I’m a 2020 graduate of Vanderbilt University with experience in Wolbachia research and an interest in visual science communication.
Funded by SyBBURE Research Program and NSF’s Tennessee Louis Stokes Alliance for Minority Participation in Research
• Discovered a novel influence on cytoplasmic incompatibility strength and uncovered Wolbachia density and transmission dynamics in Drosophila females (independent project, Layton et al. 2019, mBio)
• Identified the Wolbachia gene responsible for rescue of cytoplasmic incompatibility (coauthored Shropshire et al. 2018, PNAS)
• Elucidated the Wolbachia genes responsible for cytoplasmic incompatibility (coauthored LePage et al. 2017, Nature)
Layton EM, On J, Perlmutter JI, Bordenstein SR, Shropshire JD (2019) Paternal Grandmother Age Affects the Strength of Wolbachia-Induced Cytoplasmic Incompatibility in Drosophila melanogaster. mBio 10(6): e01879-19.
Shropshire JD, On J, Layton EM, Zhou H, Bordenstein SR (2018) One prophage WO gene rescues cytoplasmic incompatibility in Drosophila melanogaster. Proceedings of the National Academy of Sciences 115(19): 4987–4991. doi:10.1073/pnas.1800650115
LePage DP, Metcalf JA, Bordenstein SR, On J, Perlmutter JI, Shropshire JD, Layton EM, Funkhouser-Jones LJ, Beckmann JF, Bordenstein SR (2017) Prophage WO genes recapitulate and enhance Wolbachia-induced cytoplasmic incompatibility. Nature 543(7644): 243–247. doi:10.1038/nature21391
In this presentation, I focus on telling the story of Wolbachia-induced cytoplasmic incompatibility, and how we came to discover it is transgenerationally influenced by grandmother age. This presentation won second place at the 128th Meeting of the Tennessee Academy of Science, at the 16th Annual Tennessee Louis Stokes Alliance for Minority Participation in Research Conference, and at the SyBBURE Searle Undergraduate Research Program Summer Symposium.

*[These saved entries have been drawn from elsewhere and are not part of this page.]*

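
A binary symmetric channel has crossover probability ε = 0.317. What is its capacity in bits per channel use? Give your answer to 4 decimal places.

Binary symmetric channel: C = 1 − h₂(ε) where h₂ is the binary entropy function.
h₂(0.317) = −0.317·log₂0.317 − 0.683·log₂0.683 = 0.9011.
C = 1 − 0.9011 = 0.0989 bits per channel use.

0.0989 bits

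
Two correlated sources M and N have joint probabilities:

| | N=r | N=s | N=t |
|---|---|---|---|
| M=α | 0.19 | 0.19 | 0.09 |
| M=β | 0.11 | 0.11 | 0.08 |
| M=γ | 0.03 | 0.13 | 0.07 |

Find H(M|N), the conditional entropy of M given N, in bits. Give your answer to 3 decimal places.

1.473 bits

Chain rule: H(M|N) = H(M,N) − H(N).
Marginals: p(M) = (0.4700, 0.3000, 0.2300), p(N) = (0.3300, 0.4300, 0.2400).
H(M,N) = 3.0182 bits; H(N) = 1.5455 bits.
H(M|N) = 3.0182 − 1.5455 = 1.473 bits.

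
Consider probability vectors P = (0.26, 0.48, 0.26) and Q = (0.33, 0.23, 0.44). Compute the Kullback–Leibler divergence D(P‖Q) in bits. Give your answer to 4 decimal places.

D(P‖Q) = Σ p·log₂(p/q).
  0.26·log₂(0.26/0.33) = -0.08943
  0.48·log₂(0.48/0.23) = 0.50947
  0.26·log₂(0.26/0.44) = -0.19734
D(P‖Q) = 0.2227 bits.

0.2227 bits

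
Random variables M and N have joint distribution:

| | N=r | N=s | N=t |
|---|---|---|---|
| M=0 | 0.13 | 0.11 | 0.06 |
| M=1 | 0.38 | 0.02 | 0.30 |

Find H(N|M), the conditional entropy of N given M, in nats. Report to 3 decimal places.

Marginals: p(M) = (0.3000, 0.7000), p(N) = (0.5100, 0.1300, 0.3600).
H(N|M) = Σ p(M) · H(N|M=·).
  M=0: p=0.3000, H(N|M=0) = 1.0521
  M=1: p=0.7000, H(N|M=1) = 0.7963
Weighted sum = 0.873 nats.

0.873 nats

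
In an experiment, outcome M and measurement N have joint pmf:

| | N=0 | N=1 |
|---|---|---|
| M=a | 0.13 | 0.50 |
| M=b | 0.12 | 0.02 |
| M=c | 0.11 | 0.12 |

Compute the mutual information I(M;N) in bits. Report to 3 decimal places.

Marginals: p(M) = (0.6300, 0.1400, 0.2300), p(N) = (0.3600, 0.6400).
I(M;N) = Σ p(x,y)·log₂[p(x,y)/(p(x)p(y))].
  (a,0): 0.13·log₂(0.5732) = -0.1044
  (a,1): 0.50·log₂(1.2401) = 0.1552
  (b,0): 0.12·log₂(2.3810) = 0.1502
  (b,1): 0.02·log₂(0.2232) = -0.0433
  (c,0): 0.11·log₂(1.3285) = 0.0451
  (c,1): 0.12·log₂(0.8152) = -0.0354
Sum = 0.167 bits.

0.167 bits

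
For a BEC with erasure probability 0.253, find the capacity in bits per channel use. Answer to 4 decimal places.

Binary erasure channel: capacity C = 1 − ε.
C = 1 − 0.253 = 0.7470 bits per channel use.

0.7470 bits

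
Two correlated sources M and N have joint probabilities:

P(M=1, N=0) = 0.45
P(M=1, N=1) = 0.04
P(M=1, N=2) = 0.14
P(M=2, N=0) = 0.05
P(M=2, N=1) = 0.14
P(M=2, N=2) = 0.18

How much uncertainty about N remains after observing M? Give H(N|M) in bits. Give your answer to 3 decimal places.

Chain rule: H(N|M) = H(M,N) − H(M).
Marginals: p(M) = (0.6300, 0.3700), p(N) = (0.5000, 0.1800, 0.3200).
H(M,N) = 2.1598 bits; H(M) = 0.9507 bits.
H(N|M) = 2.1598 − 0.9507 = 1.209 bits.

1.209 bits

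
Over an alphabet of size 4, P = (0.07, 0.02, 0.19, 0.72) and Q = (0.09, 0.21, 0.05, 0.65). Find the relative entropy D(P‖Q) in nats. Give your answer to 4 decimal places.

0.2627 nats

D(P‖Q) = Σ p·ln(p/q).
  0.07·ln(0.07/0.09) = -0.01759
  0.02·ln(0.02/0.21) = -0.04703
  0.19·ln(0.19/0.05) = 0.25365
  0.72·ln(0.72/0.65) = 0.07364
D(P‖Q) = 0.2627 nats.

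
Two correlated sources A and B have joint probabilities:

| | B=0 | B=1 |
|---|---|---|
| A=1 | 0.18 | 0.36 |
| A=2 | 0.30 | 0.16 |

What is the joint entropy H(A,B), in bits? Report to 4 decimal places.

1.9200 bits

H(A,B) = −Σ p(x,y)·log₂ p(x,y) over all 4 cells.
  cell (1,0): −0.18·log₂0.18 = 0.44531
  cell (1,1): −0.36·log₂0.36 = 0.53062
  cell (2,0): −0.30·log₂0.30 = 0.52109
  cell (2,1): −0.16·log₂0.16 = 0.42302
Sum = 1.9200 bits.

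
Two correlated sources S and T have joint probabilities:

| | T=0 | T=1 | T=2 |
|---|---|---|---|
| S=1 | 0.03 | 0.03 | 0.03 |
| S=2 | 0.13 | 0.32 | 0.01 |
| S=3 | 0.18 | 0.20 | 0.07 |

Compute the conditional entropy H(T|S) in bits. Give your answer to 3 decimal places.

1.262 bits

Chain rule: H(T|S) = H(S,T) − H(S).
Marginals: p(S) = (0.0900, 0.4600, 0.4500), p(T) = (0.3400, 0.5500, 0.1100).
H(S,T) = 2.6087 bits; H(S) = 1.3464 bits.
H(T|S) = 2.6087 − 1.3464 = 1.262 bits.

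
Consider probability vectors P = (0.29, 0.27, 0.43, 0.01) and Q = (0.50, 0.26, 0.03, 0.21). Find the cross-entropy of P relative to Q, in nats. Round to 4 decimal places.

2.0881 nats

H(P,Q) = −Σ p·ln q.
  −0.29·ln(0.50) = 0.20101
  −0.27·ln(0.26) = 0.36371
  −0.43·ln(0.03) = 1.50782
  −0.01·ln(0.21) = 0.01561
H(P,Q) = 2.0881 nats.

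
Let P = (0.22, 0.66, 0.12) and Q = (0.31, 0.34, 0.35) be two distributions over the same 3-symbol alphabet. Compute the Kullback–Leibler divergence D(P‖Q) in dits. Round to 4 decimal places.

D(P‖Q) = Σ p·log₁₀(p/q).
  0.22·log₁₀(0.22/0.31) = -0.03277
  0.66·log₁₀(0.66/0.34) = 0.19012
  0.12·log₁₀(0.12/0.35) = -0.05579
D(P‖Q) = 0.1016 dits.

0.1016 dits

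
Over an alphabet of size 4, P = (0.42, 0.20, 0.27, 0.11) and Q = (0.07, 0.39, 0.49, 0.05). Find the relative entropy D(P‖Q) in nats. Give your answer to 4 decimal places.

0.5448 nats

D(P‖Q) = Σ p·ln(p/q).
  0.42·ln(0.42/0.07) = 0.75254
  0.20·ln(0.20/0.39) = -0.13357
  0.27·ln(0.27/0.49) = -0.16092
  0.11·ln(0.11/0.05) = 0.08673
D(P‖Q) = 0.5448 nats.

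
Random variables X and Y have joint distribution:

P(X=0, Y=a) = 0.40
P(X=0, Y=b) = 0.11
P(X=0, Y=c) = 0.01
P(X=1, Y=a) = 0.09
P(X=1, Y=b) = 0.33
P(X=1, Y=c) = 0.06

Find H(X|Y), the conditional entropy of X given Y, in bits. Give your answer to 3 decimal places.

Chain rule: H(X|Y) = H(X,Y) − H(Y).
Marginals: p(X) = (0.5200, 0.4800), p(Y) = (0.4900, 0.4400, 0.0700).
H(X,Y) = 2.0295 bits; H(Y) = 1.2940 bits.
H(X|Y) = 2.0295 − 1.2940 = 0.736 bits.

0.736 bits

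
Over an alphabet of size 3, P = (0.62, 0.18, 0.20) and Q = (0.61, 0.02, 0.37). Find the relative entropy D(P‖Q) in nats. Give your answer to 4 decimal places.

D(P‖Q) = Σ p·ln(p/q).
  0.62·ln(0.62/0.61) = 0.01008
  0.18·ln(0.18/0.02) = 0.39550
  0.20·ln(0.20/0.37) = -0.12304
D(P‖Q) = 0.2825 nats.

0.2825 nats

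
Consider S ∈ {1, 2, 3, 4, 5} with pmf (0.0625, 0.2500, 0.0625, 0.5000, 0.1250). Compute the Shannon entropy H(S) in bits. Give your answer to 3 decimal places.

H(S) = −Σ p·log₂ p.
  −(0.0625)·log₂(0.0625) = 0.2500
  −(0.2500)·log₂(0.2500) = 0.5000
  −(0.0625)·log₂(0.0625) = 0.2500
  −(0.5000)·log₂(0.5000) = 0.5000
  −(0.1250)·log₂(0.1250) = 0.3750
Sum: 0.2500 + 0.5000 + 0.2500 + 0.5000 + 0.3750 = 1.875 bits.

1.875 bits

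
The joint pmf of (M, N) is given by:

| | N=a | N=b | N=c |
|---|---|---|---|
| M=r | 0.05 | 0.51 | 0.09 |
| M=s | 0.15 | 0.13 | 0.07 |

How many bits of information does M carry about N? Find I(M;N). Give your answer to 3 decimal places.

0.148 bits

Marginals: p(M) = (0.6500, 0.3500), p(N) = (0.2000, 0.6400, 0.1600).
I(M;N) = H(M) + H(N) − H(M,N).
H(M) = 0.9341, H(N) = 1.2995, H(M,N) = 2.0859.
I(M;N) = 0.9341 + 1.2995 − 2.0859 = 0.148 bits.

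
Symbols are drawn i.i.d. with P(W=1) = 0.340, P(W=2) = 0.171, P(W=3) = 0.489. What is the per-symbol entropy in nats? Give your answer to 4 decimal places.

1.0186 nats

H(W) = −Σ p·ln p.
  −(0.340)·ln(0.340) = 0.36680
  −(0.171)·ln(0.171) = 0.30200
  −(0.489)·ln(0.489) = 0.34983
Sum: 0.36680 + 0.30200 + 0.34983 = 1.0186 nats.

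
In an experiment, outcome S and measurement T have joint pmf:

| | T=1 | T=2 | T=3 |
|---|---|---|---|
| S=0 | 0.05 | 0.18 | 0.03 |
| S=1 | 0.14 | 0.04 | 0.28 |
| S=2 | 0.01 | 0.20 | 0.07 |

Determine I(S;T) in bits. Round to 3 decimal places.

Marginals: p(S) = (0.2600, 0.4600, 0.2800), p(T) = (0.2000, 0.4200, 0.3800).
I(S;T) = H(S) + H(T) − H(S,T).
H(S) = 1.5348, H(T) = 1.5205, H(S,T) = 2.7096.
I(S;T) = 1.5348 + 1.5205 − 2.7096 = 0.346 bits.

0.346 bits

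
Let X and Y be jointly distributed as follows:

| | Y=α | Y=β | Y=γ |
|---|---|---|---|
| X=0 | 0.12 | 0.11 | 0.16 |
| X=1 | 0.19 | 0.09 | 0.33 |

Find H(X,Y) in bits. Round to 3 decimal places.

H(X,Y) = −Σ p(x,y)·log₂ p(x,y) over all 6 cells.
  cell (0,α): −0.12·log₂0.12 = 0.3671
  cell (0,β): −0.11·log₂0.11 = 0.3503
  cell (0,γ): −0.16·log₂0.16 = 0.4230
  cell (1,α): −0.19·log₂0.19 = 0.4552
  cell (1,β): −0.09·log₂0.09 = 0.3127
  cell (1,γ): −0.33·log₂0.33 = 0.5278
Sum = 2.436 bits.

2.436 bits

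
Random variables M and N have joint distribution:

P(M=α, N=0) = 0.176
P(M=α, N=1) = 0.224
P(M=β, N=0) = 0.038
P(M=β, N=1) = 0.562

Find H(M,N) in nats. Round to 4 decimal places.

H(M,N) = −Σ p(x,y)·ln p(x,y) over all 4 cells.
  cell (α,0): −0.176·ln0.176 = 0.30576
  cell (α,1): −0.224·ln0.224 = 0.33513
  cell (β,0): −0.038·ln0.038 = 0.12427
  cell (β,1): −0.562·ln0.562 = 0.32385
Sum = 1.0890 nats.

1.0890 nats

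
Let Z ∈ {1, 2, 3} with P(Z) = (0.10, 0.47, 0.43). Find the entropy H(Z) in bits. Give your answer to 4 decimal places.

H(Z) = −Σ p·log₂ p.
  −(0.10)·log₂(0.10) = 0.33219
  −(0.47)·log₂(0.47) = 0.51196
  −(0.43)·log₂(0.43) = 0.52356
Sum: 0.33219 + 0.51196 + 0.52356 = 1.3677 bits.

1.3677 bits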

In this presentation, I wanted to try presenting my work from a different perspective, and so I told of how it is the first documentation of Wolbachia density dynamics in Drosophila females. Typically, studies focus on Wolbachia density in males, as the inducers of cytoplasmic incompatibility, however here I explain why female Wolbachia densities are just as important, since they determine the strength of CI induced by their sons. This presentation won a first place award at the 17th Annual Tennessee Louis Stokes Alliance for Minority Participation in Research Conference.
This poster won second place at my first conference, the Wolbachia 2018 conference in Salem, Massachusetts. I also presented it at the Vanderbilt Undergraduate Research Fair, which did not give awards in 2018.
I presented this poster at two American Society of Microbiology Annual Meetings in 2018: the Kentucky-Tennessee Branch and also the Southeastern Branch.
The Wolbachia Project is an educational outreach initiative designed to give students hands-on research experience. As an ArtLab Artist-in-Residence, I created these figures for The Wolbachia Project to communicate some difficult concepts in simple visual formats. I also created editable icons of insects and lab equipment commonly referenced in the project material, so that instructors can easily craft presentations and worksheets without having to make or find the necessary images.
The Vanderbilt Microbiome Initiative unites the microbiome research on Vanderbilt’s campus and provides teaching and training resources. The logo portrays bacteria streaked on a petri dish, forming the letters VMIC.
This watercolor is of a fungus that had detrimentally contaminated my Drosophila stocks, ruining several experiments. Upon staining and viewing it, I noticed how beautiful it was, for something so destructive. This work was funded by the ArtLab fellowship and displayed at ArtLab’s 2019 gallery show: Lights, Lasers, and Lenses. ArtLab seeks to explore the intersection of art and science.